This tart is a great way to utilize fresh seasonal fruits without compromising their nutrients. 

Once cashews are pureed and solidified, they surprisingly take on a cheesecakelike texture and flavor. The only source of sweetness comes from using fresh dates, which offers a natural caramel flavor and makes the tart rich. Both the crust and filling are made in the food processor so hands on time is minimal.

In addition to its simple preparation, it's also extremely versatile. You could add coconut flakes to the cashew mixture and replace the peaches with mango. Add cacao powder and top with raspberries. Use rose extract and strawberries, or fresh lemon juice and blueberries. As there is no sugar added, make sure the fruit used is at its peak ripeness to ensure a sweet tart.

Note- if adding cacao powder or lemon juice to the cashew mixture, add more dates to counteract the bitterness of the cacao or tartness of the lemon.

Try this method using any Spring or Summer fruits for a healthier take on dessert.


For the crust-
2 cups walnuts
14 fresh medjool dates, pitted 

For the cashew cream-
1.5 cups raw cashews, soaked in water at room temperature overnight
4 dates
1/4 cup coconut milk or water

4 very ripe peaches

1. Make the crust. Add the walnuts to a food processor and run until almost a powder. Add the dates and run until the mixture is fully combined, about 1 min. Squeeze some of the mixture with your fingers. If it holds together then it's good, if not, add a date or 2 at a time until it does. Press firmly into a tart shell and into the freezer while you prepare the cashew cream. 

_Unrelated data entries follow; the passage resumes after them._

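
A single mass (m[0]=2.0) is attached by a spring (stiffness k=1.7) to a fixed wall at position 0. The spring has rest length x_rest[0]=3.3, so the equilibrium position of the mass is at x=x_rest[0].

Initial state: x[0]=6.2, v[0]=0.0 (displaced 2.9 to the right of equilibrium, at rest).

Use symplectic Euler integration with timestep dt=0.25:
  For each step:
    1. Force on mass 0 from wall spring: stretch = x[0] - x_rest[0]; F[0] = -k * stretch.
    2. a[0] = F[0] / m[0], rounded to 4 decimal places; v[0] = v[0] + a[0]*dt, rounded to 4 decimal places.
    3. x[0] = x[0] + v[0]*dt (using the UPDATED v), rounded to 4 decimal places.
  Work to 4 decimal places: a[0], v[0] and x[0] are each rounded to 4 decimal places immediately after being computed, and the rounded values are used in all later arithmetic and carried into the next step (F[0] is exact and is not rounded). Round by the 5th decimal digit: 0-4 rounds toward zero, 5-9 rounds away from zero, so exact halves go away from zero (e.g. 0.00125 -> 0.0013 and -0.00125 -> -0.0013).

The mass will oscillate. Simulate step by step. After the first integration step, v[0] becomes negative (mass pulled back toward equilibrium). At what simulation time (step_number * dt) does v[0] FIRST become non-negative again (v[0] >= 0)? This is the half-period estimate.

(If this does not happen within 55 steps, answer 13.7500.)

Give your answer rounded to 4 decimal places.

Answer: 3.5000

Derivation:
Step 0: x=[6.2000] v=[0.0000]
Step 1: x=[6.0459] v=[-0.6163]
Step 2: x=[5.7460] v=[-1.1998]
Step 3: x=[5.3161] v=[-1.7196]
Step 4: x=[4.7791] v=[-2.1480]
Step 5: x=[4.1635] v=[-2.4623]
Step 6: x=[3.5021] v=[-2.6458]
Step 7: x=[2.8299] v=[-2.6888]
Step 8: x=[2.1827] v=[-2.5889]
Step 9: x=[1.5948] v=[-2.3515]
Step 10: x=[1.0975] v=[-1.9892]
Step 11: x=[0.7172] v=[-1.5212]
Step 12: x=[0.4741] v=[-0.9724]
Step 13: x=[0.3811] v=[-0.3719]
Step 14: x=[0.4432] v=[0.2484]
First v>=0 after going negative at step 14, time=3.5000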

2. Add the cashews, dates, and coconut milk to a food processor. Run until completely smooth. You may need to open periodically and spoon some of the mixture off of the sides. Spread into the tart shell and into the freezer for at least 1 hour.

3. Halve the peaches, remove the pit, and slice thinly. Place around the tart, overlapping until completely covered. Keep in the refrigerator for up to 3 days.

Note- If not eating right away, the tart (without the fruit) can remain in the freezer for up to a few weeks. Once ready to use, pull out to thaw for about 20 minutes and arrange the fruit. Keep in the refrigerator.